Con le sue formule singolari ed enigmatiche, il ricettario ci fornisce interessanti informazioni sugli usi e costumi del tempo e sullo stato delle conoscenze scientifiche ed anticipa scoperte importanti. Caterina era veramente competente in questo campo, come dimostra l’enorme mole di corrispondenza che intrattenne con medici, scienziati, nobildonne e fattucchiere, al fine di avere uno scambio di “segreti” per la preparazione di belletti, lozioni, elixir, pomate e così via. Addirittura, si dice che con Leonardo da Vinci avesse condotto “experimenta” con lei in un laboratorio nascosto in una osteria nell’Appennino tosco-romagnolo.

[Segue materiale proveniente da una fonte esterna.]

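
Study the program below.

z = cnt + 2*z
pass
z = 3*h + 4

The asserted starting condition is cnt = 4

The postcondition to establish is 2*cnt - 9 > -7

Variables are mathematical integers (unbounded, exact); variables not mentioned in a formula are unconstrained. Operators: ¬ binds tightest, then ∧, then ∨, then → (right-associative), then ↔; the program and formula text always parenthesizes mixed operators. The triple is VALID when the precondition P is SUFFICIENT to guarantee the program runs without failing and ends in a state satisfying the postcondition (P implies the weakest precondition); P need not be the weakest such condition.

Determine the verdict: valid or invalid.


Working backward. After the program, the postcondition 2*cnt - 9 > -7 must hold; in canonical form it is 2*cnt > 2.
Before z := 3*h + 4: 2*cnt > 2
Before skip: 2*cnt > 2
Before z := cnt + 2*z: 2*cnt > 2
The weakest precondition is 2*cnt > 2.
Check whether cnt = 4 implies it.
Every state satisfying the precondition satisfies the weakest precondition: the implication holds.
Answer: valid


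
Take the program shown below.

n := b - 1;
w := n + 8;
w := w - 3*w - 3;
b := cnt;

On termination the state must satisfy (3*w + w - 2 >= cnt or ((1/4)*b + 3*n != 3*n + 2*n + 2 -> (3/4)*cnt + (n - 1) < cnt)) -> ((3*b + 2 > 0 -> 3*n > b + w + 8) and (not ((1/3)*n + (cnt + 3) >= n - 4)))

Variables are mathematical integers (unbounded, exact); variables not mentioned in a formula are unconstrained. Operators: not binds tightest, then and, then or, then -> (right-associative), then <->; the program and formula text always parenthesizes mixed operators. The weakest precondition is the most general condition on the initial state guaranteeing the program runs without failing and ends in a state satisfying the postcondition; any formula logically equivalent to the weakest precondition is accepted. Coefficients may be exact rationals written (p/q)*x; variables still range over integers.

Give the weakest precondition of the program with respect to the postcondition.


Working backward. After the program, the postcondition (3*w + w - 2 >= cnt or ((1/4)*b + 3*n != 3*n + 2*n + 2 -> (3/4)*cnt + (n - 1) < cnt)) -> ((3*b + 2 > 0 -> 3*n > b + w + 8) and (not ((1/3)*n + (cnt + 3) >= n - 4))) must hold; in canonical form it is (4*w >= cnt + 2 or ((1/4)*b != 2*n + 2 -> n < (1/4)*cnt + 1)) -> ((3*b > -2 -> 3*n > b + w + 8) and (not (cnt >= (2/3)*n - 7))).
Before b := cnt: (4*w >= cnt + 2 or ((1/4)*cnt != 2*n + 2 -> n < (1/4)*cnt + 1)) -> ((3*cnt > -2 -> 3*n > cnt + w + 8) and (not (cnt >= (2/3)*n - 7)))
Before w := w - 3*w - 3: (cnt + 8*w <= -14 or ((1/4)*cnt != 2*n + 2 -> n < (1/4)*cnt + 1)) -> ((3*cnt > -2 -> 3*n + 2*w > cnt + 5) and (not (cnt >= (2/3)*n - 7)))
Before w := n + 8: (cnt + 8*n <= -78 or ((1/4)*cnt != 2*n + 2 -> n < (1/4)*cnt + 1)) -> ((3*cnt > -2 -> 5*n > cnt - 11) and (not (cnt >= (2/3)*n - 7)))
Before n := b - 1: (8*b + cnt <= -70 or ((1/4)*cnt != 2*b -> b < (1/4)*cnt + 2)) -> ((3*cnt > -2 -> 5*b > cnt - 6) and (not (cnt >= (2/3)*b - 23/3)))
Answer: WP = (8*b + cnt <= -70 or ((1/4)*cnt != 2*b -> b < (1/4)*cnt + 2)) -> ((3*cnt > -2 -> 5*b > cnt - 6) and (not (cnt >= (2/3)*b - 23/3)))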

La BIM di Imola nel 2009, quinto centenario della morte, ha pubblicato una copia anastatica di una rara edizione degli Experimenti di Caterina curata nel 1894 da Pier Desiderio Pasolini.
Come veniva descritta
Non abbiamo ritratti certi di lei, ma cenni di cronisti e personaggi dell’epoca che ci informano come fosse donna di straordinario fascino; aveva ereditato dagli Sforza il tipico naso importante e il mento sporgente, i capelli dovevano essere ondulati e pare che li tenesse raccolti dietro al capo; non si conosce con certezza se fosse bionda e chiara di carnagione al naturale, come molti Sforza, o se ottenesse questi risultati tramite le proprie misture.
“Ella era savia, animosa, grande: complessa, bella faccia, parlava poco; portava una veste di raso con due braccia di strascico, un capperone di velluto nero alla francese, un cinto da uomo, e scarsella piena di ducati d’oro; un falcione ad uso di storta accanto, e tra i soldati a piè, e a cavallo era temuta assai, perché quella Donna coll’armi in mano era fiera e crudele.” “Femina quasi virago, crudelissima”; “E questa fu una femina crudilisima e piena de grandisimo animo perchè feze morire molte persone che s’erano inpazate de la morte de suo marito”.”Astuta”, “per esser lei dona non sta senza paura dele cose sue“.
Una grande donna, in definitiva, la cui forza d’animo, la scaltrezza e la capacità di tenere testa ai potenti ancora colpiscono e stupiscono.